Alabama’s hopeless fake field goal to end its opening drive of the third quarter wasn’t the biggest play in Clemson’s surgical 44-16 victory Jan. 7 at Levi’s Stadium, but it was the most telling. For once, Saban knew he didn’t have the better football team. He didn’t have the better coaching staff. And unlike any game he had ever coached since bringing Alabama back to superpower status, he didn’t have a prayer without a few tricks.
But Clemson wasn’t fooled. And now college football officially has a double dynasty.
The College Football Playoff has turned 5 years old. The national championship count in this new era is now Alabama 2, Clemson 2. It doesn’t erase what Saban did before the playoff and the five overall titles he has won with the Crimson Tide. But it does illustrate that the torch, if not passed, is now shared.

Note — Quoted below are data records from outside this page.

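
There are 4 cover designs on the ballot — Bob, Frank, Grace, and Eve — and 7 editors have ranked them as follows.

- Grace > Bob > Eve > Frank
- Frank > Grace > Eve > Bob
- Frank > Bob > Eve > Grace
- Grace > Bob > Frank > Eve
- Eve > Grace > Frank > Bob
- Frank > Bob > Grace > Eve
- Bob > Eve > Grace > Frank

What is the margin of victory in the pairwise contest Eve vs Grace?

1

Ballots ranking Eve above Grace: 3.
Ballots ranking Grace above Eve: 4.
Grace wins 4–3, a margin of 1.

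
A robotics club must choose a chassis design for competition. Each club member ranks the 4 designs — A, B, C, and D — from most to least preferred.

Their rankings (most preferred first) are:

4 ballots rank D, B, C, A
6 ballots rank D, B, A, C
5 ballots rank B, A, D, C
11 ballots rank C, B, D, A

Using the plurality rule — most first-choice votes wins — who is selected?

C

First-place vote totals:
  A: 0
  B: 5
  C: 11
  D: 10
C has the most first-place votes.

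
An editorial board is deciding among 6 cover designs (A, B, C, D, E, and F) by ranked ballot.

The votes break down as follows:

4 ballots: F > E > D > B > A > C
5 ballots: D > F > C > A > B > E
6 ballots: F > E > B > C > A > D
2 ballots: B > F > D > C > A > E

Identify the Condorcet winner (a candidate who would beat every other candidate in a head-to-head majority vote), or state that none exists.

F

Head-to-head results (17 voters total):
A vs B: B wins 12–5.
A vs C: C wins 13–4.
A vs D: D wins 11–6.
A vs E: E wins 10–7.
A vs F: F wins 17–0.
B vs C: B wins 12–5.
B vs D: D wins 9–8.
B vs E: E wins 10–7.
B vs F: F wins 15–2.
C vs D: D wins 11–6.
C vs E: E wins 10–7.
C vs F: F wins 17–0.
D vs E: E wins 10–7.
D vs F: F wins 12–5.
E vs F: F wins 17–0.
F beats each rival — A (17–0), B (15–2), C (17–0), D (12–5), E (17–0) — so F is the Condorcet winner.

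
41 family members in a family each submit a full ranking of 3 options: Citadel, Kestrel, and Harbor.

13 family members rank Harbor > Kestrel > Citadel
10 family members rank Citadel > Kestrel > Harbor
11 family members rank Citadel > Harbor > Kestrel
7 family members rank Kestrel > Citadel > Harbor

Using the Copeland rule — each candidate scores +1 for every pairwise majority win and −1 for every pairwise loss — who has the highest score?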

There’s so many great coaches who are so deserving of a moment like this and never get to experience it,” Swinney said. “We beat Notre Dame and Alabama, we left no doubt and we walk off this field as the first 15-0 team in history.”
Clemson is the program that deserves all of the mystique and every bit of the benefit of the doubt. It took a bunch of freshman playmakers and made Alabama’s defense look silly at every turn. It lost its best defensive lineman before the playoff and still made quarterback Tua Tagovailoa a gaffe machine.
“We’re all laying it on the line for each other,” said Clemson quarterback Trevor Lawrence. “It’s easier when everyone is giving 100 percent.”
The numbers are going to be dissected for months. From the 31 points Clemson put up in the first half to the massive lead in the second half that the Tigers kept building and building, there were all kinds of unwanted firsts for a Saban team.
But the most important point that will carry into the offseason is that this performance wasn’t a fluke, nor is Clemson a oneoff. When Alabama lost to the Tigers in 2016, the national takeaway was that Deshaun Watson’s one-of-a-kind brilliance was responsible for closing the gap and couldn’t be replicated as long as Saban was still around.
But now, that argument is done forever. Clemson, as of today, is the more complete program. And that isn’t just about players like Lawrence, who made elite third-down throws while avoiding the mistakes that Tagovailoa made. It was a maligned Clemson offensive line that simply manhandled the vaunted Alabama defensive front. It was Clemson’s receivers leaving Alabama defenders in the dust.
Alabama can still win championships as long as Saban coaches, but the earth moved underneath his feet. Swinney is the new king of college football.
Clemson running back Travis Etienne celebrates one of his three touchdowns in the national title game with defensive lineman Christian Wilkins.